1. Field of the Invention
The present invention relates generally to automotive fastener assemblies, and more specifically to fastener assemblies for securing plastic finish panels to metallic substrates.
2. Description of the Related Art
As part of the overall effort of automotive manufacturers to improve fuel economy of automotive vehicles, plastic finish panels have come into widespread use; even broader use is planned for the future. Most of the uses of plastic finish panels in the automotive vehicle arts require that a plastic sheet or panel be secured to an underlying metallic substrate through suitable fasteners. As in most mechanical joining applications, one of the primary fastening systems of choice is the use of a threaded fastener spanning the two components to be secured together and exerting a clamping load between them. In the target application for the automotive industry, the mounting of a plastic body panel on a metallic substrate such as a frame or underbody, certain impediments to the presentation of a finish panel of good quality and appearance have been experienced. The significant difference in coefficient of thermal expansion between the plastic panel and the metallic substrate tends to result in displacement between these two components, and when a fastener is arranged to hold the panel fast with respect to the substrate, distortion can result.
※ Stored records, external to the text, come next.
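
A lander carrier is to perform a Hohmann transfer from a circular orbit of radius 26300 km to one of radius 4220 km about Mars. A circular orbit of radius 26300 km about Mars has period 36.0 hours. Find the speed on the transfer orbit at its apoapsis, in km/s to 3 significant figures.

v = 0.671 km/s

From Kepler's third law T² = 4π²r³/μ at r = 26300 km, T = 36.0 hours = 36.0 × 3600 s = 1.296×10^5 s: μ = 4π²r³/T² = 42758.0 km³/s².
The Hohmann ellipse has a_t = (r₁ + r₂)/2 = 15260 km.
At apoapsis, r = 26300 km.
Applying v² = μ(2/r − 1/a_t): v = 0.6705 km/s.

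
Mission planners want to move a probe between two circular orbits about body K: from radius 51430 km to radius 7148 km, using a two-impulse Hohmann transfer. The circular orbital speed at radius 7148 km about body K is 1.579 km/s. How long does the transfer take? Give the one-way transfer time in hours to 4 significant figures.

t = 32.77 hours

From the circular-orbit relation v² = μ/r at r = 7148 km: μ = v²r = (1.579)² × 7148 = 17821.7 km³/s².
The Hohmann ellipse has a_t = (r₁ + r₂)/2 = 29289 km.
Half the transfer-orbit period gives t = π√(a_t³/μ) = 1.1796×10^5 s.
Converting: 1.1796×10^5 s ÷ 3600 s/hour = 32.77 hours.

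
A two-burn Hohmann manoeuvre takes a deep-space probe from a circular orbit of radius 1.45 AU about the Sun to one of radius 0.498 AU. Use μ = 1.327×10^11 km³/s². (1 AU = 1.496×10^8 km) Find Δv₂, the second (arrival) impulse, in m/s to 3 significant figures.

Δv₂ = 9290 m/s

In km: r₁ = 1.45 × 1.496×10^8 = 2.1692×10^8 km; r₂ = 0.498 × 1.496×10^8 = 7.45008×10^7 km.
Transfer-ellipse semi-major axis a_t = (r₁ + r₂)/2 = (2.1692×10^8 + 7.45008×10^7)/2 = 1.457104×10^8 km.
Circular speed at r = 7.45008×10^7 km: v_c = √(μ/r) = 42.20 km/s.
Vis-viva on the transfer ellipse at r = 7.45008×10^7 km gives v_t = √[μ(2/r − 1/a_t)] = 51.49 km/s.
Δv₂ = |v_t − v_c| = |51.49 − 42.20| = 9.290 km/s.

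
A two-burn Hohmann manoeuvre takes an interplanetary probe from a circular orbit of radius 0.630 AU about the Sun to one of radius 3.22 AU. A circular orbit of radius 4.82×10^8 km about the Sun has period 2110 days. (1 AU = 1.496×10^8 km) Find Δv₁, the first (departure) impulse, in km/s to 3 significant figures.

From Kepler's third law T² = 4π²r³/μ at r = 4.82×10^8 km, T = 2110 days = 2110 × 86400 s = 1.82304×10^8 s: μ = 4π²r³/T² = 1.33017×10^11 km³/s².
In km: r₁ = 0.630 × 1.496×10^8 = 9.4248×10^7 km; r₂ = 3.22 × 1.496×10^8 = 4.81712×10^8 km.
The Hohmann ellipse has a_t = (r₁ + r₂)/2 = 2.8798×10^8 km.
On the circular orbit at r = 9.4248×10^7 km, v_c = √(μ/r) = 37.57 km/s.
Transfer-orbit speed at the same r (vis-viva, a = a_t): v_t = √[μ(2/r − 1/a_t)] = 48.59 km/s.
Δv₁ = |v_t − v_c| = |48.59 − 37.57| = 11.02 km/s.

Δv₁ = 11.0 km/s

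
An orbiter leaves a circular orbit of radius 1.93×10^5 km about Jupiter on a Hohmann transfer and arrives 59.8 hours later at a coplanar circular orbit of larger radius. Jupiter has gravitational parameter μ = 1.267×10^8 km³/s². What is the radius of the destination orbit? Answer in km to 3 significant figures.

r₂ = 1.49×10^6 km

Transfer time t = 59.8 hours = 2.1528×10^5 s, and t = π√(a_t³/μ).
So a_t = (μ t²/π²)^(1/3) = (1.267×10^8 × (2.1528×10^5)² / π²)^(1/3) = 8.4106×10^5 km.
Since a_t = (r₁ + r₂)/2, r₂ = 2a_t − r₁ = 2×8.4106×10^5 − 1.930×10^5 = 1.48912×10^6 km.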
The automotive industry has addressed this problem by providing fastener mechanisms which permit some relative movement between the panel and the substrate. U.S. Pat. No. 5,098,765 to Bien is exemplary of solutions suggested in the industry, providing mounting blocks engageable in the substrate to permit fore and aft movement which mounts a fastener receiving plate through agency of laterally extending wings. This and other solutions have been found to be disadvantageously complex and expensive to produce and also fail to directly provide for movement of a fastener receiving device or nut in response to thermal growth of the plastic panel. This direct compensation for thermal growth is, at least in some applications, the most reliable way to provide for the desired compensating movement.